„Ich kaufe alles mögliche hier ein: Käse, Wurst, Pudding – sogar veganes Hundefutter“, sagt Uwe Jantke, „Kichererbsen“-Kunde der ersten Stunde. Er trinkt einen Kaffee vor dem Laden in der Möhringer Straße nahe der Matthäuskirche in Stuttgart-Süd, die Sonne scheint ihm ins Gesicht. Für Kunden wie ihn hat die „Kichererbse“ einen wichtigen Vorteil: Sie können sich voll auf die Produktauswahl verlassen, die die Inhaberinnen treffen. Die Lektüre des Kleingedruckten auf der Verpackung entfällt. Denn auf den Bestellschein der Chefinnen kommen ausschließlich vegane Inhaltsstoffe.

Die 33-jährige Helga Fink und die 34-jährige Nora Hoffrichter haben die „Kichererbse“ vor dreieinhalb Jahren aus der Taufe gehoben. Vorher arbeiteten sie im sozialen Bereich, Erfahrung im Handel hatten sie nicht. Über ein Online-Immobilienportal kamen die selbst aus Überzeugung vegan lebenden Frauen an das Ladengeschäft. Schnell war klar, dass sie eine vielversprechende Nische gefunden hatten. „Wir haben die Eröffnung auf Facebook angekündigt und hatten über Nacht 500 Likes“, so Helga Fink. „Ich glaube, wir haben den perfekten Zeitpunkt erwischt“, sagt sie.

Auf der 34 Quadratmeter kleinen Verkaufsfläche stehen alle Produkte dicht an dicht. Die größte Kundengruppe, sagt Helga Fink, seien bewusst lebende Menschen, die regional einkaufen wollten. „Das sind Leute, die großen Konzernen misstrauen, selbst, wenn sie vegane Angebote im Sortiment haben“, sagt Fink. Für ihre veganen Leckereien greifen sie tief in die Tasche: 100 Gramm des biofermentierten „Happy Cheeze“ kosten 7,99 Euro, 50 Gramm Paprika-Käse-Cracker 3,80 Euro, und für die vegane Kinderzahnbürste legen Eltern 3,40 Euro auf die Theke.

Laut der Tierschutzorganisation „Peta“ ist Stuttgart auf dem Weg zur Veganer-Hochburg. Für Veganer gibt es demnach immer mehr Angebote. Darunter auch den Laden von Mirko Krautter und Markus Beck in der Fürstenstraße in Stuttgart-Mitte. Mit „Greenality – Organic Clothing“ zeigen sie seit März vergangenen Jahres, dass Kleidung auch ohne Tierprodukte stylish sein kann. Im Angebot sind Labels, die entweder ausschließlich oder teilweise vegan produzieren. Dazu gehören Marken wie „Goodsociety“: Die kalifornische Firma  verzichtet auf das obligatorische Lederpatch am Saum der Jeans, verwendet ausschließlich nach internationalen Standards zertifizierte Biobaumwolle und greift für Etiketten und Knöpfe auf recycelte Materialien zurück.

 „Wir haben wenig Laufkundschaft, die Kunden kommen bewusst zu uns“, sagt Mitarbeiterin Jana. Der Zuspruch sei groß, im August eröffne man in Hannover einen zweiten Laden. Teuer sind vegane Sneaker nicht unbedingt.
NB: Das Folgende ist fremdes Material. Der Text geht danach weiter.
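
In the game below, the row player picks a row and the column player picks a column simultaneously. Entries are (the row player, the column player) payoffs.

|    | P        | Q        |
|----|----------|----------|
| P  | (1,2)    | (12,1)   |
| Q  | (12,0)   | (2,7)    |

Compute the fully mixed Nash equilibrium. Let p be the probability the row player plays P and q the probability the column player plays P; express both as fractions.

In a mixed NE each player is indifferent between their pure strategies, so the opponent's mix sets the indifference.
The column player indifferent between P and Q: p·2 + (1−p)·0 = p·1 + (1−p)·7 ⟹ 0 + 2p = 7 + (-6)p ⟹ p = 7/8.
The row player indifferent between P and Q: q·1 + (1−q)·12 = q·12 + (1−q)·2 ⟹ 12 + (-11)q = 2 + 10q ⟹ q = 10/21.

p = 7/8, q = 10/21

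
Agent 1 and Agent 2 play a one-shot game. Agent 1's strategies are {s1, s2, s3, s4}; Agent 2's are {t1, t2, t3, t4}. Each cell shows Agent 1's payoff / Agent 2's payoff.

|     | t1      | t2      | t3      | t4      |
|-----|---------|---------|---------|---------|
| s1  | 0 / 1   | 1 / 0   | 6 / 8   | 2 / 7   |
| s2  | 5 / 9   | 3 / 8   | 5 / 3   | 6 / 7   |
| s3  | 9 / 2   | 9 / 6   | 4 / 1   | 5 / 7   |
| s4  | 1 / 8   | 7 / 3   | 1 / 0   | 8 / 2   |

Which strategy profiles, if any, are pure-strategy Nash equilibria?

Check mutual best responses: a cell is a NE iff neither player can gain by unilaterally deviating.
Agent 1's best responses — vs t1: s3 (payoff 9); vs t2: s3 (payoff 9); vs t3: s1 (payoff 6); vs t4: s4 (payoff 8).
Agent 2's best responses — vs s1: t3 (payoff 8); vs s2: t1 (payoff 9); vs s3: t4 (payoff 7); vs s4: t1 (payoff 8).
The only mutual best response is (s1, t3); neither player gains by switching there.

(s1, t3)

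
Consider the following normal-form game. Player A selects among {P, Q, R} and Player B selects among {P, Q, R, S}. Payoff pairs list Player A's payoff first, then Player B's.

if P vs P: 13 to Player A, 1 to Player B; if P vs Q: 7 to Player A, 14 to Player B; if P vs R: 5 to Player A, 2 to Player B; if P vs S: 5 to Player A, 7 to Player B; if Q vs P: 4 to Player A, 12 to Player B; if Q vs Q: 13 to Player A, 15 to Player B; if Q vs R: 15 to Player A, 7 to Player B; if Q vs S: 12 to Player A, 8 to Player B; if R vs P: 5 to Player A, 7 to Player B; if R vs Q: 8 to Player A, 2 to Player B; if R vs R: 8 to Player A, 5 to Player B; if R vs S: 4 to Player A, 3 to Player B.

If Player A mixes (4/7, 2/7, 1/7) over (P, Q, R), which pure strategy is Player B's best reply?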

Für einen Schuh von „Ethletic“, einem gängigen Basketballschuh nachempfunden, berappen Kunden 70, für eine Jeans von „Goodsociety“ 150 Euro.

Wer sich bewusst ernähren will, aber wenig Zeit hat, dürfte im „Xond“ auf seine Kosten kommen. „Veganes Fastfood“ propagiert das direkt an der Hauptstätter Straße unweit der Leonhardskirche gelegene Restaurant nämlich seit Mai. Betreiber ist Andreas Läsker, Manager der Fantastischen Vier. „Wir möchten jedem – ob Veganer oder Nicht-Veganer – schnelles und gesundes Fastfood anbieten“, erklärt Pressesprecherin Pia Thomé das „Xond“-Konzept.

Besonders beliebt seien die veganen Burger. „Alles, was Sie bei uns bekommen, ist nach eigener Rezeptur entstanden“, so Thomé. Das gelte vor allem für die Burgerpattys, also den Belag der Burger. Geschmacksverstärker und künstliche Zusätze seien tabu, frische Zutaten selbstverständlich. „Unser Rote-Beete-Patty besteht eben auch aus Roter Beete“, sagt die Pressesprecherin. Neben Burgern stehen „Xondwiches“ auf der Speisekarte (das „Classic“ mit gebratenem Räuchertofu kostet 6,90 Euro), heißluftfrittierte „Bio Air Pommes“, ein „Powersalat“, Chili sin Carne und „Dattler“, die süße Blätterteigtasche mit Datteln, Haselnüssen und Cranberries (3,90 Euro).

Das vegane Fast Food scheint nicht nur Veganern zu schmecken. „Wir haben festgestellt, dass viele Kunden gar keine Veganer sind“, sagt Pia Thomé. Ein Wunder sei das nicht, denn gutes, frisches Essen möge schließlich jeder. Mit der Resonanz zeigt sich das „Xond“ zufrieden, auch wenn es keine Umsatzzahlen veröffentlicht. „Es läuft gut, wir planen weitere Filialen“, so Thomé.

Friseur schwört auf vegane Haarprodukte

Vielfalt Die Tierrechtsorganisation „Peta“ veröffentlicht jedes Jahr eine Rangliste der veganerfreundlichsten deutschen Städte. Stuttgart führt die Liste 2016 in der Kategorie der Städte zwischen einer halben und einer Million Einwohner an. Die Organisation berücksichtigt nicht nur die Anzahl der veganen Angebote, sondern auch deren Vielfalt.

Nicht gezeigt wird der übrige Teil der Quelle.